The heterosexual love square at the centre of the plot is never explored with any degree of depth or honesty. Clearly, the arrangement of special effects, chaotically staged fight scenes, and elements of visual gore were of primary interest to the film’s decision makers, subordinating the comprehensible progression of narrative, which was probably a little weak on paper too. The filmmakers never seem to figure out what genre they want to emphasise, with swordplay never a strong contender. Perhaps Legend of Gingko is a melodrama, but what then to make of the complicated framing story involving the supernatural nature of the Heavenly Sword, the Mountain God, and the epic conflict between the two tribes? Is it merely window dressing for selling tickets to testosterone inflated fans?
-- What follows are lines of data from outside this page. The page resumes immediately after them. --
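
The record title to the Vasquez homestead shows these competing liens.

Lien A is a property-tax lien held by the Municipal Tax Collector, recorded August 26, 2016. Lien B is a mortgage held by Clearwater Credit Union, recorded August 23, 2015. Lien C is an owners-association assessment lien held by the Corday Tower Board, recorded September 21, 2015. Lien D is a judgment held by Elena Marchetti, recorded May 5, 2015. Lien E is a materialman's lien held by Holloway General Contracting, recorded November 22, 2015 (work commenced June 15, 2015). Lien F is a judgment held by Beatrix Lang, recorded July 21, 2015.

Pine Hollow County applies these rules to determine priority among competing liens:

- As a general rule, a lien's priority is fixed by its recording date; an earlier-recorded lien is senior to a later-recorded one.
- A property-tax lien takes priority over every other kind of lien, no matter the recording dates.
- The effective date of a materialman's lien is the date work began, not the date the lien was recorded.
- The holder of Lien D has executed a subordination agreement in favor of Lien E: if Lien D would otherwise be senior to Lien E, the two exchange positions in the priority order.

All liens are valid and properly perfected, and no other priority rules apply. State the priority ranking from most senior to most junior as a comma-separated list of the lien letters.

A, E, D, F, B, C

Effective dates: E relates back to June 15, 2015 (work commenced).
As a property-tax lien, A is senior to every other lien.
The other liens, earliest effective date first: D (May 5, 2015), E (June 15, 2015), F (July 21, 2015), B (August 23, 2015), C (September 21, 2015).
D would otherwise be senior to E, so under the subordination agreement D and E exchange positions.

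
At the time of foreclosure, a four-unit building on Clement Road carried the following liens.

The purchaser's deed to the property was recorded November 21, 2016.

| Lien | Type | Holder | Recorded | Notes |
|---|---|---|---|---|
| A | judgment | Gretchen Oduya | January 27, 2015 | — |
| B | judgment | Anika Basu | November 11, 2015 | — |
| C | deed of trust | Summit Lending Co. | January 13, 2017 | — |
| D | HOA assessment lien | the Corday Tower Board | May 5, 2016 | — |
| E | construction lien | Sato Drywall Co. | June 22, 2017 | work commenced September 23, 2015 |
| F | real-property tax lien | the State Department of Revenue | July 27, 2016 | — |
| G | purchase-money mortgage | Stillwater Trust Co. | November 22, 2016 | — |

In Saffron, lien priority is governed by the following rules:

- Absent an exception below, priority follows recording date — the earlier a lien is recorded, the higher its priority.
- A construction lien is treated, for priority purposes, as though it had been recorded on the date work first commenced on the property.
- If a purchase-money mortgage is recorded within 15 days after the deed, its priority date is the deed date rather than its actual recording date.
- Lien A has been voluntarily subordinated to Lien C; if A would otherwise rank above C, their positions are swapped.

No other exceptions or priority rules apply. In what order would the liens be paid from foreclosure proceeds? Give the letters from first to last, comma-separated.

First, effective dates: E is treated as recorded September 23, 2015, the work-commencement date; G relates back to the deed date November 21, 2016.
Ordering by effective date: A (January 27, 2015), E (September 23, 2015), B (November 11, 2015), D (May 5, 2016), F (July 27, 2016), G (November 21, 2016), C (January 13, 2017).
Because A would otherwise rank above C, the subordination swaps them.

C, E, B, D, F, G, A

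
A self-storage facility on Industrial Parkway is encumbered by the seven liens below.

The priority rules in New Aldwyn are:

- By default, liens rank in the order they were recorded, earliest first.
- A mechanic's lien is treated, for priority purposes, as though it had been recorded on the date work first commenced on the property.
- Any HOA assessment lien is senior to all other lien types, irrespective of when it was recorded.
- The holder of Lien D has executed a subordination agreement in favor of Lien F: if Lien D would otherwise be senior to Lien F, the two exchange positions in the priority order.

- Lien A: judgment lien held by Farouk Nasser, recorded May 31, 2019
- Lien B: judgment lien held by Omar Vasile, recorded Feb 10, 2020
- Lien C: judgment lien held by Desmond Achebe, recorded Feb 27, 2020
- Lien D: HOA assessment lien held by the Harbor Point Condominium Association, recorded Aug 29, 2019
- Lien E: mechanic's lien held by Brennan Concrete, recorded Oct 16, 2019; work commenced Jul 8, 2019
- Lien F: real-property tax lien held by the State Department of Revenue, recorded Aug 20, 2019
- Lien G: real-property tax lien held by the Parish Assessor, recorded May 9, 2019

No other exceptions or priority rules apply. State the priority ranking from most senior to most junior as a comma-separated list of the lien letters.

Effective dates: E is treated as recorded Jul 8, 2019, the work-commencement date.
As an HOA assessment lien, D is senior to every other lien.
Ordering the rest by effective date: G (May 9, 2019), A (May 31, 2019), E (Jul 8, 2019), F (Aug 20, 2019), B (Feb 10, 2020), C (Feb 27, 2020).
The subordination applies — D was senior to F — so D and F swap.

F, G, A, E, D, B, C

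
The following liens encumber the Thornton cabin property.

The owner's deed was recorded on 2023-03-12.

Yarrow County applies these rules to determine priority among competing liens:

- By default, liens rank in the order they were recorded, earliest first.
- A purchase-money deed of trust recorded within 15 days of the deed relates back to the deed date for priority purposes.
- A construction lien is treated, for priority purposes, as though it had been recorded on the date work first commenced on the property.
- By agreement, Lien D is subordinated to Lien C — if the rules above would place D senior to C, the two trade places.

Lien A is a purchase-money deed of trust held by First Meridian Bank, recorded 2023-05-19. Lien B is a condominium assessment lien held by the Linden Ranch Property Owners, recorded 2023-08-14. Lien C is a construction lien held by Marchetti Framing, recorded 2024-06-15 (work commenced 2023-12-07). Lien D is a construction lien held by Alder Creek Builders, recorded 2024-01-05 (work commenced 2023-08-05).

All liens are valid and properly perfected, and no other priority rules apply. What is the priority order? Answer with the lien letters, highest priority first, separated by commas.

First, effective dates: A was recorded 68 days after the deed — beyond 15 days — so no relation-back applies; C is treated as recorded 2023-12-07, the work-commencement date; D is treated as recorded 2023-08-05, the work-commencement date.
By effective date, earliest first: A (2023-05-19), D (2023-08-05), B (2023-08-14), C (2023-12-07).
D is senior to C before the subordination, so the two trade places.

A, C, B, D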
Sol Kyung-gu embodies one of the film’s biggest problems, roughing up matters with a barbaric and totally discordant performance as Jeok, the jilted pursuant of a much gentler girl’s heart. Bee, the object of his affections, is played by Choi Jin-shil, a popular actress in the 1990s whose career nosedived after she took time out to marry a famous (and as it turns out quite abusive) baseball player. Unfortunately, Legend of Gingko‘s poor box office results probably expedited Choi’s downfall. If so, let’s blame Bee’s miserable contribution to the story. All too often Choi is left to make a lot out of nothing and you can just imagine the ‘direction’, e.g. “in this shot, please express the innocent virtues of a virgin princess … we have to encourage the audience to empathise with Jeok’s love for you.” A wild-man’s insanely twisted version of love, that is. Sol is one of those actors that if given an inch of space will chew through dialogue, the set and even other performers on his way to awakening the interior conflicts of his characters. Rarely does he show any restraint here, tossing aside the viewer’s suspension of disbelief in the process.
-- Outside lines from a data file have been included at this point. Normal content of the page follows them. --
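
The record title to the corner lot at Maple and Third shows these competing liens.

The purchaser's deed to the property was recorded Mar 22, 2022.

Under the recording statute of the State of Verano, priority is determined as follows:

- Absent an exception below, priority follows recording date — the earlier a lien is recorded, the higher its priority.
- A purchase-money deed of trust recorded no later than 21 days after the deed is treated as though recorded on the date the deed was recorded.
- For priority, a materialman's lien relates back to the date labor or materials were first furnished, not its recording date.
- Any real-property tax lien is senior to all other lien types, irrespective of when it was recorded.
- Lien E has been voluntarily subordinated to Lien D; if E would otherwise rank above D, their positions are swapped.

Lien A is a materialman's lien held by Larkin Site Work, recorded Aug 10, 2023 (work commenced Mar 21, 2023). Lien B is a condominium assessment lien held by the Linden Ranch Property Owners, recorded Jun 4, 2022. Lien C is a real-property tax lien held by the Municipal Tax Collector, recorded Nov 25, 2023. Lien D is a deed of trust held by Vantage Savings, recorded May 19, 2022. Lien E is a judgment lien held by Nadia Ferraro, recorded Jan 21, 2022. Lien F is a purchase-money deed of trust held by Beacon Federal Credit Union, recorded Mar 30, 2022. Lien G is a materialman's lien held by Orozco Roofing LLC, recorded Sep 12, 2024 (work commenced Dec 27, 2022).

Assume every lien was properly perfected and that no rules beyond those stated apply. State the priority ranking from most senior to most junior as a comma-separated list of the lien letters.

C, D, F, E, B, G, A

Effective dates after the stated exceptions: A is treated as recorded Mar 21, 2023, the work-commencement date; F's effective date is the deed date, Mar 22, 2022; G relates back to Dec 27, 2022 (work commenced).
C, as a real-property tax lien, has superpriority and ranks first.
Remaining liens by effective date: E (Jan 21, 2022), F (Mar 22, 2022), D (May 19, 2022), B (Jun 4, 2022), G (Dec 27, 2022), A (Mar 21, 2023).
E is senior to D before the subordination, so the two trade places.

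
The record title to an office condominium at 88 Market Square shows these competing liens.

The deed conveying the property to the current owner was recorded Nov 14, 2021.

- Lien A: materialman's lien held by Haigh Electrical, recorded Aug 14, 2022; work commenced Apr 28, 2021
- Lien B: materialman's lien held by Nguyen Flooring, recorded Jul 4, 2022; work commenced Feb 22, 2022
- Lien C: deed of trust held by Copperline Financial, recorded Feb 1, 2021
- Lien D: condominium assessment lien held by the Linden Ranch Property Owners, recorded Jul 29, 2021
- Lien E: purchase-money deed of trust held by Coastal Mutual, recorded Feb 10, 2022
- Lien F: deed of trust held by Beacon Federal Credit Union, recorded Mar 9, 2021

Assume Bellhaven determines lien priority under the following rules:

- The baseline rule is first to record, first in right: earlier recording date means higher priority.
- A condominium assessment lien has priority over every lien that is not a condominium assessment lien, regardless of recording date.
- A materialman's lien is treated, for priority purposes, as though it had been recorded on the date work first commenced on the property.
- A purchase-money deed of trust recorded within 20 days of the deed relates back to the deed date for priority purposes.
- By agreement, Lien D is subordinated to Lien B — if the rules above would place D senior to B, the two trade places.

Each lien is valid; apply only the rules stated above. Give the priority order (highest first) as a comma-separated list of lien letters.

Effective dates: A is treated as recorded Apr 28, 2021, the work-commencement date; B is treated as recorded Feb 22, 2022, the work-commencement date; E missed the 20-day window (88 days after the deed), so its recording date stands.
D is a condominium assessment lien, so it outranks all other liens regardless of date.
Remaining liens by effective date: C (Feb 1, 2021), F (Mar 9, 2021), A (Apr 28, 2021), E (Feb 10, 2022), B (Feb 22, 2022).
The subordination applies — D was senior to B — so D and B swap.

B, C, F, A, E, D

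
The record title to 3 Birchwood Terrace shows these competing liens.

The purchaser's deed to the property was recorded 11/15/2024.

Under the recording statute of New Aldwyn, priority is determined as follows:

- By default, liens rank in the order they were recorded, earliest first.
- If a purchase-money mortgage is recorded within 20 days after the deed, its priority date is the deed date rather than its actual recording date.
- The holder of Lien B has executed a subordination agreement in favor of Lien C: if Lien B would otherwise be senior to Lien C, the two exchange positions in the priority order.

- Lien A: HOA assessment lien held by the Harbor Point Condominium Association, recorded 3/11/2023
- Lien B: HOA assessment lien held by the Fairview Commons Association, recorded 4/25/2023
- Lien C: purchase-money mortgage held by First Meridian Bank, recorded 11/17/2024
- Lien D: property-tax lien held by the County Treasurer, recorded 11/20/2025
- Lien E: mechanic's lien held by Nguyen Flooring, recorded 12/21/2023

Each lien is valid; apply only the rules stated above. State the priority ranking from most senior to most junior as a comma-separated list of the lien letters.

A, C, E, B, D

First, effective dates: C's effective date is the deed date, 11/15/2024.
By effective date: A (3/11/2023), B (4/25/2023), E (12/21/2023), C (11/15/2024), D (11/20/2025).
B would otherwise be senior to C, so under the subordination agreement B and C exchange positions.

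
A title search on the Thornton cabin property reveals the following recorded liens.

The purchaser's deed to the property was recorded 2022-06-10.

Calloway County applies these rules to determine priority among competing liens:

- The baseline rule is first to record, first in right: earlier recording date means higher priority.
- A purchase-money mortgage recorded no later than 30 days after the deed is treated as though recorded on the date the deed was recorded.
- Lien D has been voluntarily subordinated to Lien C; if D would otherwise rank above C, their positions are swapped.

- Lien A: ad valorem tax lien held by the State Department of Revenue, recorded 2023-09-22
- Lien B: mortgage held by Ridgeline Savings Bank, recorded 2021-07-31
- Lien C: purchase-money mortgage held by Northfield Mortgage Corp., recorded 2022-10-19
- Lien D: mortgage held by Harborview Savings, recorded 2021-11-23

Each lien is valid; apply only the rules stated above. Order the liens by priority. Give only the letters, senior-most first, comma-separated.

Effective dates after the stated exceptions: C missed the 30-day window (131 days after the deed), so its recording date stands.
By effective date, earliest first: B (2021-07-31), D (2021-11-23), C (2022-10-19), A (2023-09-22).
Because D would otherwise rank above C, the subordination swaps them.

B, C, D, A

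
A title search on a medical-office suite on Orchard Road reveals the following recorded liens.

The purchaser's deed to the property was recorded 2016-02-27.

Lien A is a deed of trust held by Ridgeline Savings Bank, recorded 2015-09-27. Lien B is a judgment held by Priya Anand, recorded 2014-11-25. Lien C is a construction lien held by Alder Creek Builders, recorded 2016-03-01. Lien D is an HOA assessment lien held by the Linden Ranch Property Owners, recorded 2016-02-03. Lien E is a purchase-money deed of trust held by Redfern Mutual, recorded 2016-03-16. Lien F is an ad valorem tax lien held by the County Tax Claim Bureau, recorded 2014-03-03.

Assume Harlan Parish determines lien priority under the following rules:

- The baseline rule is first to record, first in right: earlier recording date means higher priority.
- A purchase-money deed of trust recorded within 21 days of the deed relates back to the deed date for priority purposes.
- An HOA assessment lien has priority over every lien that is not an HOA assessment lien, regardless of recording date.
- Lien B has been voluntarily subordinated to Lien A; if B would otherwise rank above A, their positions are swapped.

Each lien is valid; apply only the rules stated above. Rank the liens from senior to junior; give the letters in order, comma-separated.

D, F, A, B, E, C

First, effective dates: E's effective date is the deed date, 2016-02-27.
D is an HOA assessment lien and takes priority over every other lien.
Remaining liens by effective date: F (2014-03-03), B (2014-11-25), A (2015-09-27), E (2016-02-27), C (2016-03-01).
The subordination applies — B was senior to A — so B and A swap.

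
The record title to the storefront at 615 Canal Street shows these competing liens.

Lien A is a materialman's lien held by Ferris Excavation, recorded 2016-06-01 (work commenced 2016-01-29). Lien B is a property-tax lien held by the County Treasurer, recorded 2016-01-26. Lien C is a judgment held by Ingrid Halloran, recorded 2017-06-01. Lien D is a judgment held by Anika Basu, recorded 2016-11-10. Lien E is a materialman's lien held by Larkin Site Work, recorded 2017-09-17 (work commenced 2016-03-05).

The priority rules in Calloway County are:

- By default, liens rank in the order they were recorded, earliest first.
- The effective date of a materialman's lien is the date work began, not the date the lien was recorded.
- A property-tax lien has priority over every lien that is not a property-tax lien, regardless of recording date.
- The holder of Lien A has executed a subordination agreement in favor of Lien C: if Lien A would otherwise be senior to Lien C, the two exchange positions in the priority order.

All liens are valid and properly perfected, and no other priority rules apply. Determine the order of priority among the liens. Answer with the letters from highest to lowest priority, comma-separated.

Adjusting effective dates: A relates back to 2016-01-29 (work commenced); E's effective date is 2016-03-05, when work began.
As a property-tax lien, B is senior to every other lien.
Ordering the rest by effective date: A (2016-01-29), E (2016-03-05), D (2016-11-10), C (2017-06-01).
A would otherwise be senior to C, so under the subordination agreement A and C exchange positions.

B, C, E, D, A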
There are some highlights among the actors though. Kim Yoon-jin (Shiri and TV’s ‘Lost’) and Lee Mi-seok (Untold Scandal) manage to inject a refined elegance into their quite bitter roles as ruthless huntresses on opposite tribes. Kim best interprets the emotional core of the piece, understanding that a psychologically complex realisation of doomed love is the way to go. Unfortunately, the alpha male she digs is Jeok, who was evidently somewhat more adorable in his back-story. Another feature of Kim’s performance is her ease with the props and the milieu. She can’t quite shed the image of the modern woman, but unlike just about everyone else she seems fairly comfortable running through the forest with a quiver strung around her back. Lee in contrast seems quite ridiculous in the garb of a warrior queen, but she captures the menacing personality of a stop-at-nothing bitch with consummate ease.
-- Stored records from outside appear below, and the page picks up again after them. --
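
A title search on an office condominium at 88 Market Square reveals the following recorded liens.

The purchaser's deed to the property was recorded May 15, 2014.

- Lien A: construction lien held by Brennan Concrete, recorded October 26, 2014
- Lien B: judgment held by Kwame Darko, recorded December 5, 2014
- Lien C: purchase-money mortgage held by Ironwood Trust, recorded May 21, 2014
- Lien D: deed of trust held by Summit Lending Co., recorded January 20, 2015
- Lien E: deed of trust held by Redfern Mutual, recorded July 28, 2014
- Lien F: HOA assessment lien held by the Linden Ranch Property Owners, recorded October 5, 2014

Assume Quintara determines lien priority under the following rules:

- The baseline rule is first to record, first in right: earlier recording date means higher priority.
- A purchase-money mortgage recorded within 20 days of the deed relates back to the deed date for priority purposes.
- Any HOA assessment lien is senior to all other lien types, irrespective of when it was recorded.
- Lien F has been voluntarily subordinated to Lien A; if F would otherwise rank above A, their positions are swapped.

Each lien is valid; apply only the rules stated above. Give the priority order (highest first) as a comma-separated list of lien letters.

A, C, E, F, B, D

Adjusting effective dates: C relates back to the deed date May 15, 2014.
F is an HOA assessment lien and takes priority over every other lien.
The other liens, earliest effective date first: C (May 15, 2014), E (July 28, 2014), A (October 26, 2014), B (December 5, 2014), D (January 20, 2015).
F would otherwise be senior to A, so under the subordination agreement F and A exchange positions.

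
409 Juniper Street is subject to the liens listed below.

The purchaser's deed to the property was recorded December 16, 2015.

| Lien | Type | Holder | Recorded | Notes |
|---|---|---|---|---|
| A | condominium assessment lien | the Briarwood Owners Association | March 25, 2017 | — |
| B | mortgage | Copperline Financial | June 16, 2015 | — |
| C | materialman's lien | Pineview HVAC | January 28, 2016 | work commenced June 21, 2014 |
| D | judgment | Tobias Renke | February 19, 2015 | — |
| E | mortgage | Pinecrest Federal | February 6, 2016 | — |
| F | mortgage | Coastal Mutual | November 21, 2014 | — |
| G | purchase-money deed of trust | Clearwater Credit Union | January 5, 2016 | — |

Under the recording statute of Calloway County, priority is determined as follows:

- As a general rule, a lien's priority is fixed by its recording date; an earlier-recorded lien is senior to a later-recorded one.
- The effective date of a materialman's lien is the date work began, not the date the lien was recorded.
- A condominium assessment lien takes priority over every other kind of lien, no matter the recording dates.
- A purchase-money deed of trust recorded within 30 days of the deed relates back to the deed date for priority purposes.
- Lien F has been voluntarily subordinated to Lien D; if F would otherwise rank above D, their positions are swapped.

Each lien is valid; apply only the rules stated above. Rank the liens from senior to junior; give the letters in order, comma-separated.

A, C, D, F, B, G, E

Adjusting effective dates: C's effective date is June 21, 2014, when work began; G's effective date is the deed date, December 16, 2015.
A is a condominium assessment lien and takes priority over every other lien.
Ordering the rest by effective date: C (June 21, 2014), F (November 21, 2014), D (February 19, 2015), B (June 16, 2015), G (December 16, 2015), E (February 6, 2016).
F would otherwise be senior to D, so under the subordination agreement F and D exchange positions.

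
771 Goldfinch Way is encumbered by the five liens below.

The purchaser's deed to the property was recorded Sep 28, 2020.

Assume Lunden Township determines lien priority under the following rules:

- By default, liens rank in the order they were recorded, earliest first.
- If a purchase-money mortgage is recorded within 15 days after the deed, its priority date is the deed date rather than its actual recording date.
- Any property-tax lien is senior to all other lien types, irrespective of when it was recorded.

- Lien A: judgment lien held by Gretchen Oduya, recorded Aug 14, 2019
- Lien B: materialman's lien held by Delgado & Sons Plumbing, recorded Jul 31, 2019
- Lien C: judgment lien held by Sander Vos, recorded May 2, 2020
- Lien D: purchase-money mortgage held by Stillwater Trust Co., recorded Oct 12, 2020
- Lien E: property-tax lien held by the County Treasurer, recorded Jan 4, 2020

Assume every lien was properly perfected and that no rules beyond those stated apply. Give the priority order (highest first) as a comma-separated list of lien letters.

E, B, A, C, D

First, effective dates: D's effective date is the deed date, Sep 28, 2020.
As a property-tax lien, E is senior to every other lien.
Remaining liens by effective date: B (Jul 31, 2019), A (Aug 14, 2019), C (May 2, 2020), D (Sep 28, 2020).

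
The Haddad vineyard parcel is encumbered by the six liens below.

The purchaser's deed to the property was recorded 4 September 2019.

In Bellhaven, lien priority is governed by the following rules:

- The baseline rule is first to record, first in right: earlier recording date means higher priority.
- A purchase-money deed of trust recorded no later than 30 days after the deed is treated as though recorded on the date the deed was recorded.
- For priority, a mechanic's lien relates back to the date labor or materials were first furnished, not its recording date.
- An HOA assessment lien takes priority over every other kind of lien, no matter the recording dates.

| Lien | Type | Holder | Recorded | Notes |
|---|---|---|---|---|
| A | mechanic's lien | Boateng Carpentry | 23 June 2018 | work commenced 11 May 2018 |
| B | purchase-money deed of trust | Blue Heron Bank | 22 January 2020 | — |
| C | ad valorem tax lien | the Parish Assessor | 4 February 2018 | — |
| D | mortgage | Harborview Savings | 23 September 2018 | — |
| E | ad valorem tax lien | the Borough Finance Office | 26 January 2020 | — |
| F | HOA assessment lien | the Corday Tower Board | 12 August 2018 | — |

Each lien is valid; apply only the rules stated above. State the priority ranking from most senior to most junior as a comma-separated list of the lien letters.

Adjusting effective dates: A relates back to 11 May 2018 (work commenced); B was recorded 140 days after the deed — beyond 30 days — so no relation-back applies.
F is an HOA assessment lien, so it outranks all other liens regardless of date.
Ordering the rest by effective date: C (4 February 2018), A (11 May 2018), D (23 September 2018), B (22 January 2020), E (26 January 2020).

F, C, A, D, B, E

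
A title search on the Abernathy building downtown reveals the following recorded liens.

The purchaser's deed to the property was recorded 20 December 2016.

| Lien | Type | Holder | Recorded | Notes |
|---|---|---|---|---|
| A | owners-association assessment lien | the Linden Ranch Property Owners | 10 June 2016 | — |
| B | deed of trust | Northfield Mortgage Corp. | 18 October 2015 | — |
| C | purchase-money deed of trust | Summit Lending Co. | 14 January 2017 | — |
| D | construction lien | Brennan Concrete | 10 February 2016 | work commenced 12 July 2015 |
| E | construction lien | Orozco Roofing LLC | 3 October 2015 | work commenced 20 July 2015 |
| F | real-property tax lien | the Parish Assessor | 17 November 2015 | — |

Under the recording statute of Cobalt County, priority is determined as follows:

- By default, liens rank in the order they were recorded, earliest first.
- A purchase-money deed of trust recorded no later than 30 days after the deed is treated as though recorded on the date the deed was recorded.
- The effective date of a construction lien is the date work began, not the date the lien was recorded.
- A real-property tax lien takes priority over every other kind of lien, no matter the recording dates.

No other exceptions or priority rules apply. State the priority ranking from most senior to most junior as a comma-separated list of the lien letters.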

During faster and louder scenes, there is some enjoyment to discover here. The scenery is typically lush; visual effects are reasonable and applied quite judiciously; action is hard and dramatic. Intrusive, jerky and big close-up camera work mars the pleasure of the hacking and slashing, which is a bit of a fatal flaw in a work so patently designed for the satisfying deployment of thrills and spills. At a shade under two hours, duration is another concern with just too much happening in some of the poorly scripted passages and nowhere near enough during other navel-gazing moments (how long do we need to dwell on someone’s sad face before ‘realising’ that they’re feeling empty?)